Kommersant reported on October 24 that Kabardino-Balkaria’s Interior Ministry has announced a reward of $50,000 for information leading to the capture of Anzor Astemirov—who, it alleges, was one of the October 13 raid’s organizers. Astemirov, who is already on the federal wanted list, was allegedly involved in the December 2004 attack on a regional branch of the Federal Drug Control in Nalchik, during which four of the service’s employees were killed and a large number of weapons were stolen. The Yarmuk Jamaat claimed responsibility for that attack (see Chechnya Weekly, October 6).

The Yarmuk Jamaat itself put forward its own explanations for the October 13 raid on Nalchik in a statement posted on the separatist Daymohk website on October 17. Stating that its fighters took part in the raid on Nalchik, Yarmuk dismissed some of the explanations for why the attack was carried out that have been put forward by proffered “unbelievers.” Commenting on the idea that the attack occurred because of the bad economic situation and unemployment in Kabardino-Balkaria, the group noted that this “nonsense was also mumbled, like a hedgehog in the fog, by the…Putinite lackey [Kabardino-Balkarian President Arsen] Kanokov.” To be a “mujahideen” is not “work, but the obligation of every able-bodied Muslim,” the statement read, adding that the attackers in Nalchik targeted “puppet structures, not banks.” Responding to the idea that the attack was aimed at the “incorrect policy of Russia in the Caucasus,” Yarmuk stated: “What kind of a policy can occupiers have in occupied territory except the extermination and enslavement of the local population and plundering!” As for the idea that the attack was connected to the “struggle of local clans for powers,” the group stated: “We will leave this gibberish without commentary.”

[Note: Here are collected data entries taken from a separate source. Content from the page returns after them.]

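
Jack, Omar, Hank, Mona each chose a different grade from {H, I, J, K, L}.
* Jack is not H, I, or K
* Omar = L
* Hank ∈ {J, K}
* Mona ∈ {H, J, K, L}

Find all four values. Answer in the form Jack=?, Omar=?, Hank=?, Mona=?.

Omar must be L (only option left). Remove L from Jack, Mona.
Jack has just one choice, so Jack = J. So Hank, Mona can't be J.
Hank has just one choice, so Hank = K. Remove K from Mona.
That leaves Mona = H.

Jack=J, Omar=L, Hank=K, Mona=H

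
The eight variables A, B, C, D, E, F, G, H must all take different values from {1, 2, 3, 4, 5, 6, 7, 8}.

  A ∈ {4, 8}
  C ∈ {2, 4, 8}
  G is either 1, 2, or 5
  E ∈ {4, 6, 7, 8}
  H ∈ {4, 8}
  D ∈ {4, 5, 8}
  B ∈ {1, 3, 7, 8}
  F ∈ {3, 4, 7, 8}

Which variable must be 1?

G

Among the 8 variables, 6 fits only E (and all 8 values in {1, 2, 3, 4, 5, 6, 7, 8} must be used), so E = 6.
A and H share exactly the 2 values {4, 8}; by pigeonhole those values go to them, so strike 4, 8 from B, C, D, F.
C has just one choice, so C = 2. So G can't be 2.
D must be 5 (only option left). Eliminate 5 elsewhere: G.
So 1 goes to G.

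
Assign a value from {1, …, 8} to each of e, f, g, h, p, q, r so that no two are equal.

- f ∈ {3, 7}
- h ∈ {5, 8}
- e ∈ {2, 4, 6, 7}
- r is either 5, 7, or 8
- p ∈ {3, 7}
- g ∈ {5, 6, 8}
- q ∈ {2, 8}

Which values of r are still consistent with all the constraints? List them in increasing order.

Among the 7 variables, 4 fits only e (and all 7 values in {2, 3, 4, 5, 6, 7, 8} must be used), so e = 4.
The 6 still-open variables together cover exactly {2, 3, 5, 6, 7, 8} — 6 values for 6 variables — and 2 appears only in q's list, so q = 2.
The 5 still-open variables draw from only 5 values {3, 5, 6, 7, 8}, so each is used; only g can be 6, hence g = 6.
f and p share exactly the 2 values {3, 7}; by pigeonhole those values go to them, so strike 3, 7 from r.
No further eliminations apply; r can still be any of 5, 8.

5, 8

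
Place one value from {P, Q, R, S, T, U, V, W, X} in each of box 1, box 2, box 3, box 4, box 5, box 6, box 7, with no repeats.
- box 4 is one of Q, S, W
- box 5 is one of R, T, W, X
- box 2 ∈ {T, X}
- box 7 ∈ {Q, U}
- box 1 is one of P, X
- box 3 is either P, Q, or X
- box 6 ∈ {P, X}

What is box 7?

U

box 1 and box 6 share exactly the 2 values {P, X}; by pigeonhole those values go to them, so strike P, X from box 2, box 3, box 5.
box 2 must be T (only option left). Remove T from box 5.
box 3 must be Q (only option left). Eliminate Q elsewhere: box 4, box 7.
So box 7 = U.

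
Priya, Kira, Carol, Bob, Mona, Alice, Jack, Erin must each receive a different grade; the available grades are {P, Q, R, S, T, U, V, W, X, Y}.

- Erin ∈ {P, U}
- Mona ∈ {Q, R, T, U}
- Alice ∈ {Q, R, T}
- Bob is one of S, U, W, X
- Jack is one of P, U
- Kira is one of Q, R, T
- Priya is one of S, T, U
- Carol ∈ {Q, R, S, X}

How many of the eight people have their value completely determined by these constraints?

3

The 8 variables draw from only 8 values {P, Q, R, S, T, U, W, X}, so each is used; only Bob can be W, hence Bob = W.
Among the 7 still-open variables, X fits only Carol (and all 7 values in {P, Q, R, S, T, U, X} must be used), so Carol = X.
The 6 still-open variables draw from only 6 values {P, Q, R, S, T, U}, so each is used; only Priya can be S, hence Priya = S.
The 2 variables Jack and Erin are confined to {P, U}, which locks those values in; drop them from Mona.
Determined: Priya=S, Carol=X, Bob=W. The other people each still have more than one consistent value. That makes 3.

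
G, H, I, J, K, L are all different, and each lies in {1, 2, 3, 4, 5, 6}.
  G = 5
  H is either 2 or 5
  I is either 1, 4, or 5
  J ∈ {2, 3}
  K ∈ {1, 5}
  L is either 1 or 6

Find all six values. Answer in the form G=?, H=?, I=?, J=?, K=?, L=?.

G=5, H=2, I=4, J=3, K=1, L=6

G must be 5 (only option left). So H, I, K can't be 5.
That leaves H = 2. Strike 2 from J.
J must be 3 (only option left).
That leaves K = 1. So I, L can't be 1.
L has just one choice, so L = 6.
I must be 4 (only option left).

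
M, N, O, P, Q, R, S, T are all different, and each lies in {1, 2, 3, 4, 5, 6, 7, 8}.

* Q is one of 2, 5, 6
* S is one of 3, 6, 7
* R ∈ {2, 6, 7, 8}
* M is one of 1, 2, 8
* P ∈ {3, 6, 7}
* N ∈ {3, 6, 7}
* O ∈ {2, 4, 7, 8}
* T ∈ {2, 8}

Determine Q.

Among the 8 variables, 1 fits only M (and all 8 values in {1, 2, 3, 4, 5, 6, 7, 8} must be used), so M = 1.
Among the 7 still-open variables, 4 fits only O (and all 7 values in {2, 3, 4, 5, 6, 7, 8} must be used), so O = 4.
Among the 6 still-open variables, 5 fits only Q (and all 6 values in {2, 3, 5, 6, 7, 8} must be used), so Q = 5.

5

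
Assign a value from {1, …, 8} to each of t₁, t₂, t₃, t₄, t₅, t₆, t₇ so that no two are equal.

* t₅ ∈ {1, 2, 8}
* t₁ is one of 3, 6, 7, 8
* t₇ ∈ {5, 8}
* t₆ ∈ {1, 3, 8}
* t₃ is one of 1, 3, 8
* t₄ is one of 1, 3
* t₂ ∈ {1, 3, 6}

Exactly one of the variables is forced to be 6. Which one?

t₂

Among the 7 variables, 2 fits only t₅ (and all 7 values in {1, 2, 3, 5, 6, 7, 8} must be used), so t₅ = 2.
The 6 still-open variables together cover exactly {1, 3, 5, 6, 7, 8} — 6 values for 6 variables — and 5 appears only in t₇'s list, so t₇ = 5.
The 5 still-open variables draw from only 5 values {1, 3, 6, 7, 8}, so each is used; only t₁ can be 7, hence t₁ = 7.
Among the 4 still-open variables, 6 fits only t₂ (and all 4 values in {1, 3, 6, 8} must be used), so t₂ = 6.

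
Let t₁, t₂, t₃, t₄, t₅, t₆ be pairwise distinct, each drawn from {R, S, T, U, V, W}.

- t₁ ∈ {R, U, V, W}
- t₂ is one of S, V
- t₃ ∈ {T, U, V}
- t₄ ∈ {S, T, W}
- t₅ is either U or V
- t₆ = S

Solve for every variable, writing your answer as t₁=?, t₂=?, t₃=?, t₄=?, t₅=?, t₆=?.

t₆ has just one choice, so t₆ = S. Strike S from t₂, t₄.
That leaves t₂ = V. Eliminate V elsewhere: t₁, t₃, t₅.
t₅ has just one choice, so t₅ = U. So t₁, t₃ can't be U.
t₃'s domain is down to {T}, so t₃ = T. So t₄ can't be T.
t₄'s domain is down to {W}, so t₄ = W. Strike W from t₁.
t₁ has just one choice, so t₁ = R.

t₁=R, t₂=V, t₃=T, t₄=W, t₅=U, t₆=S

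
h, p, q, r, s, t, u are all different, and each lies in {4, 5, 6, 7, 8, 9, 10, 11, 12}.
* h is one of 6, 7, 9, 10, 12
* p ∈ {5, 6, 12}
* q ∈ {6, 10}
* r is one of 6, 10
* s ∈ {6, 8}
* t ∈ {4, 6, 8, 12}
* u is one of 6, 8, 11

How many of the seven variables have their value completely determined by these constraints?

2

The 2 variables q and r are confined to {6, 10}, which locks those values in; drop them from h, p, s, t, u.
s's domain is down to {8}, so s = 8. Eliminate 8 elsewhere: t, u.
u has just one choice, so u = 11.
Determined: s=8, u=11. The other variables each still have more than one consistent value. That makes 2.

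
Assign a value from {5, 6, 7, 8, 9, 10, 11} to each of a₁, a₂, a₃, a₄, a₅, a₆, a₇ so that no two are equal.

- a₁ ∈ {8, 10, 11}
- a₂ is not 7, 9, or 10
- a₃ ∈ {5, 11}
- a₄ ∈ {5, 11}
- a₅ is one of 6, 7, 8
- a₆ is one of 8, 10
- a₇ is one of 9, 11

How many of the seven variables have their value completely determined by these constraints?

Among the 7 variables, 7 fits only a₅ (and all 7 values in {5, 6, 7, 8, 9, 10, 11} must be used), so a₅ = 7.
Among the 6 still-open variables, 6 fits only a₂ (and all 6 values in {5, 6, 8, 9, 10, 11} must be used), so a₂ = 6.
The 5 still-open variables together cover exactly {5, 8, 9, 10, 11} — 5 values for 5 variables — and 9 appears only in a₇'s list, so a₇ = 9.
The 2 variables a₃ and a₄ are confined to {5, 11}, which locks those values in; drop them from a₁.
Determined: a₂=6, a₅=7, a₇=9. The other variables each still have more than one consistent value. That makes 3.

3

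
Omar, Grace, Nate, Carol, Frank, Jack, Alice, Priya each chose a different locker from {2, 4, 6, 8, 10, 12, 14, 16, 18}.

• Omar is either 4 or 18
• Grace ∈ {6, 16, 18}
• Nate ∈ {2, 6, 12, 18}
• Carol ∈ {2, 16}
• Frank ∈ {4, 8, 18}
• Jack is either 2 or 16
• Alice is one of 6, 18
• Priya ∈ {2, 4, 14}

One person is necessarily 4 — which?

Among the 8 variables, 8 fits only Frank (and all 8 values in {2, 4, 6, 8, 12, 14, 16, 18} must be used), so Frank = 8.
Among the 7 still-open variables, 12 fits only Nate (and all 7 values in {2, 4, 6, 12, 14, 16, 18} must be used), so Nate = 12.
The 6 still-open variables together cover exactly {2, 4, 6, 14, 16, 18} — 6 values for 6 variables — and 14 appears only in Priya's list, so Priya = 14.
The 5 still-open variables together cover exactly {2, 4, 6, 16, 18} — 5 values for 5 variables — and 4 appears only in Omar's list, so Omar = 4.

Omar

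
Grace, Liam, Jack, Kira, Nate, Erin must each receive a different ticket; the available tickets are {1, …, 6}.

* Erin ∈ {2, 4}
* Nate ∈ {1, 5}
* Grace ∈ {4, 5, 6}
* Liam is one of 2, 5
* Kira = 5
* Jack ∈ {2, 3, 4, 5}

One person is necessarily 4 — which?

Kira has just one choice, so Kira = 5. Strike 5 from Grace, Liam, Jack, Nate.
Nate has just one choice, so Nate = 1.
That leaves Liam = 2. So Jack, Erin can't be 2.
So 4 goes to Erin.

Erin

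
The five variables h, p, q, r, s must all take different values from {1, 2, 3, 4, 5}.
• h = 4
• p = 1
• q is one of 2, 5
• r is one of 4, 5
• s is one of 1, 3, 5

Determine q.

h must be 4 (only option left). Strike 4 from r.
p's domain is down to {1}, so p = 1. Eliminate 1 elsewhere: s.
r must be 5 (only option left). So q, s can't be 5.
So q = 2.

2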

“To this whole propagandistic lie we again state: We, praise to Allah, are Muslims, and we are unpretentious people,” Yarmuk stated. “It has never been in history that Muslims fought for the sake of profit, glory or power. Muslims have fought either for the sake of establishing the Law of Allah on earth; or protecting their religion, honor or native land; or aiding Muslims who are being subjected to aggression or those who are under protection by treaty. In our case, the Muslims of Kabarda and Balkaria are fighting against the Russian occupiers and local hypocrites [munafiki] for establishing the Law of Allah, protecting our Religion, Honor and Native Land.”

It is worth noting that at least one observer doubts that the Yarmuk Jamaat actually exists. “I have the impression that Yarmuk is a phantom, something mythical,” Akhmet Yarlykapov of the Russian Academy of Sciences’ Institute of Ethnology and Anthropology told Kavkazky Uzel on October 24. “I have been in Kabardino-Balkaria many times, studied this problem but still don’t fully understand what Yarmuk is. Even in the law enforcement organs they say that there is no Yarmuk, and that the Jamaat of Kabardino-Balkaria is responsible for all the terrorist acts. And that in order to deflect suspicion from itself, the jamaat made all statements in the name of Yarmuk, which they specially thought up [for this purpose].” So the existence of Yarmuk has so far not been proven. Like Aleksei Malashenko, Yarlykapov said that the leaders of the Jamaat of Kabardino-Balkaria are “responsible” and “rational” people, “who were prepared to work stably and legally on the Russian legal field. They did not plan to go underground; they on the contrary loudly announced themselves. But, unfortunately, the authorities chose the route of repression. There were many repressive measures with respect to this jamaat. As a result, Musa Mukozhev was forced to go underground and many Muslims from the jamaat went with him.”